Earth's look-alike! Our planet may have looked a lot like Jupiter's hypervolcanic moon Io around 4 billion years ago, according to a new study.
Io is the most volcanically active object in the solar system with intense eruptions that cover the entire moon in a centimetre of lava every year.
Earth probably went through a similar phase in its youth, back before the planet cooled enough for plate tectonics to start up, according to the study in the journal Nature.
Earth formed from the fusion of many small, rocky "planetesimals" about 4.5 billion years ago. These collisions generated lots of heat, as did the subsequent separation of Earth's metallic core and the decay of radioactive elements.

Consequently, the ancient Earth harboured far more internal heat than it does today - perhaps five to 10 times more, SPACE.Com reported.
However, the planet's lithosphere - its rigid outer shell, composed of the crust and upper mantle - was relatively thick and cool in those early days.
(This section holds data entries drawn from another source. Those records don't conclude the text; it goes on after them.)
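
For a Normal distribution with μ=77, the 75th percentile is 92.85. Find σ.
σ = 23.4992

For X ~ Normal(μ, σ), the p-th percentile satisfies x = μ + z_p × σ,
where z_p = Φ⁻¹(p) is the standard normal quantile.

Step 1: z_{0.75} = Φ⁻¹(0.75) = 0.6745

Step 2: Solve for σ:
92.85 = 77 + 0.6745 × σ
σ = (92.85 - 77) / 0.6745
σ = 15.85 / 0.6745
σ = 23.4992

Verification: μ + z × σ = 77 + 0.6745 × 23.4992 = 92.85 ✓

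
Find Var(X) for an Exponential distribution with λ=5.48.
0.0333

We have X ~ Exponential(λ=5.48).

For an Exponential distribution with λ=5.48:
Var(X) = 0.0333

The variance measures the spread of the distribution around the mean.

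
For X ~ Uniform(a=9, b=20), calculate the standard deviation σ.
3.1754

We have X ~ Uniform(a=9, b=20).

For a Uniform distribution with a=9, b=20:
σ = √Var(X) = 3.1754

The standard deviation is the square root of the variance.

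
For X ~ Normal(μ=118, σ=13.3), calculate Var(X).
176.8900

We have X ~ Normal(μ=118, σ=13.3).

For a Normal distribution with μ=118, σ=13.3:
Var(X) = 176.8900

The variance measures the spread of the distribution around the mean.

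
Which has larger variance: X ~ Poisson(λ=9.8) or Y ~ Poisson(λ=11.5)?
Y has larger variance (11.5000 > 9.8000)

Compute the variance for each distribution:

X ~ Poisson(λ=9.8):
Var(X) = 9.8000

Y ~ Poisson(λ=11.5):
Var(Y) = 11.5000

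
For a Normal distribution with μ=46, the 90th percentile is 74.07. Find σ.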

That shouldn't be the case if plate tectonics were the main means of dissipating interior heat back then, as it is now, researchers said.

Instead, the early Earth may have worked more like Io, where heat flows to the surface through volcanic "pipes" in huge quantities.
The moon is tugged so hard by Jupiter's powerful gravity that it currently transports about 40 times more internal heat than Earth does despite being just 30 per cent as wide as our planet.

"The heat pipe [idea] explains that, by allowing heat through the lithosphere in particular places - the pipes - which allows the rest of the lithosphere to be thick and cold and strong," said study lead author William Moore, of Hampton University in Virginia.
The chief alternative to the heat-pipe model developed by Moore and study co-author Alexander Webb of Lousiana State University is a version of plate tectonics, in which Earth's enormous lithospheric plates simply moved faster and transported more heat long ago.
But a hotter interior would likely have generated more molten rock, producing thicker, more buoyant plates that would have taken longer to cool down enough to dive back into Earth's mantle, Moore said.

Also, rocks that formed about 3.5 billion years ago preserve evidence of periods of intense, continuous volcanism on Earth lasting several hundred million years. That's another knock against the ancient tectonics argument, Moore added.